Jeremy May

What we learned from the Pensions Green Paper

You’ve saved for years into a defined benefit pension scheme in the expectation it will provide you with a secure and comfortable retirement. Then, without warning and through no fault of your own, the company supporting the scheme goes bust, plunging you into uncertainty. That’s the worry faced by members of many of today’s nearly 6,000 private sector defined benefit schemes.

After a number of high profile cases and much recent focus in Westminster, last week’s pensions Green Paper was expected to propose real solutions for these schemes which pledge to pay out an income based on how much you earn when you retire. But what did it actually say?

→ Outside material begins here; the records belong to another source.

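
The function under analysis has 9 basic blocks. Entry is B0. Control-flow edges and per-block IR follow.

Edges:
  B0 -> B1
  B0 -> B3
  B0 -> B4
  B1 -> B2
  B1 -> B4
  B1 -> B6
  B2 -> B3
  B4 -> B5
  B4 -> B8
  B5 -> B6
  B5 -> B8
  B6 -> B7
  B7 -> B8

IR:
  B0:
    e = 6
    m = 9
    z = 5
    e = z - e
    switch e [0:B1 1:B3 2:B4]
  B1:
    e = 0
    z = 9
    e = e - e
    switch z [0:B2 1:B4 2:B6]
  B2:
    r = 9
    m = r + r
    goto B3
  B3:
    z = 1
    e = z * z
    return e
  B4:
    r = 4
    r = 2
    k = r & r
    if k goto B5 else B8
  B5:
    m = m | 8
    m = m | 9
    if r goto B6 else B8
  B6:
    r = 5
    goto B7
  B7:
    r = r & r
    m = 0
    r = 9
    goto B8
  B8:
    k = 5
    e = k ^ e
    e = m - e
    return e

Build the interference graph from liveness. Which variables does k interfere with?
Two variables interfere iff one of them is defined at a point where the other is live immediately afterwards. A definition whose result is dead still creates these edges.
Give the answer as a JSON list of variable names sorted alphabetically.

def/use:
  B0: {e,m,z} / ∅
  B1: {e,z} / ∅
  B2: {m,r} / ∅
  B3: {e,z} / ∅
  B4: {k,r} / ∅
  B5: {m} / {m,r}
  B6: {r} / ∅
  B7: {m,r} / {r}
  B8: {e,k} / {e,m}

Backward fixpoint:
  B0: in=∅ out={e,m}
  B1: in={m} out={e,m}
  B2: in=∅ out=∅
  B3: in=∅ out=∅
  B4: in={e,m} out={e,m,r}
  B5: in={e,m,r} out={e,m}
  B6: in={e} out={e,r}
  B7: in={e,r} out={e,m}
  B8: in={e,m} out=∅

Conflict graph:
  e: {k,m,r,z}
  k: {e,m,r}
  m: {e,k,r,z}
  r: {e,k,m}
  z: {e,m}

N(k) = ["e", "m", "r"]

Answer: ["e", "m", "r"]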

Firstly the good news. It is reassuring that, after more than a decade since pensions legislation was last examined fully, the government appears ready to listen. The Green Paper is extremely wide ranging, covering all aspects of legislation from how to value pension liabilities themselves, to the role of the regulator in protecting members. A lot of the ground work has clearly been done.

And the bad news? Well for all its analysis there are very few actual proposals. In fact, on first reading, you might be forgiven for thinking all was well in the world of pensions.

For example, the Pensions Regulator currently estimates that 90-95 per cent of schemes have a deficit (the gap between assets and liabilities). PwC‘s independent measure, the Skyval Index, estimates these deficits totalled around £470 billion at the start of February.

These deficits must be paid back by British companies. However, the Green Paper notes that the evidence ‘does not appear to support the view’ these are unaffordable. We also hear that despite not always operating ‘optimally’, there is ‘not a significant structural problem in current pensions legislation and regulation.

So what is the problem? Here the government agrees that ‘the single biggest risk to members of these schemes is the collapse of the sponsoring employer’. If this happens when there is a deficit in the scheme, pension obligations can be taken on by a state body, the Pension Protection Fund (PPF). But this is a poor outcome for members who lose a portion of their benefits.

How to solve this problem is both difficult and emotive. For example, one possible approach set out is to limit future pension increases for schemes supported by stressed’ employers. In theory this would improve things by stopping schemes falling into the PPF (where benefits would otherwise be cut back by even more) and also save jobs. Nevertheless, a big problem here is moral hazard. How do we stop companies gaming the system to avoid liabilities they can actually afford? Pensioners understandably ask why they should be expected to suffer losses to protect other creditors.

With few easy answers, a more general theme to the Green Paper might be summarised as, ‘it’s not so bad really, but we’re happy to listen to your suggestions’. For me, this apparent optimism misses the opportunity to openly examine wide ranging options on how to proceed.

For example, of further concern is that the debate says nothing about today’s generations of savers in ‘defined contribution’ schemes, who largely have to tackle pension risks alone. While not the subject of the current week debate, in time, the comparatively much lower level of savings in these schemes may be viewed as the greater crisis.

As an industry I believe we have a responsibility to make constructive suggestions. For the government’s part, now that they have laid down a challenge to the pensions industry, the onus will be on it to find time in a packed legislative agenda to bring emerging proposals to fruition.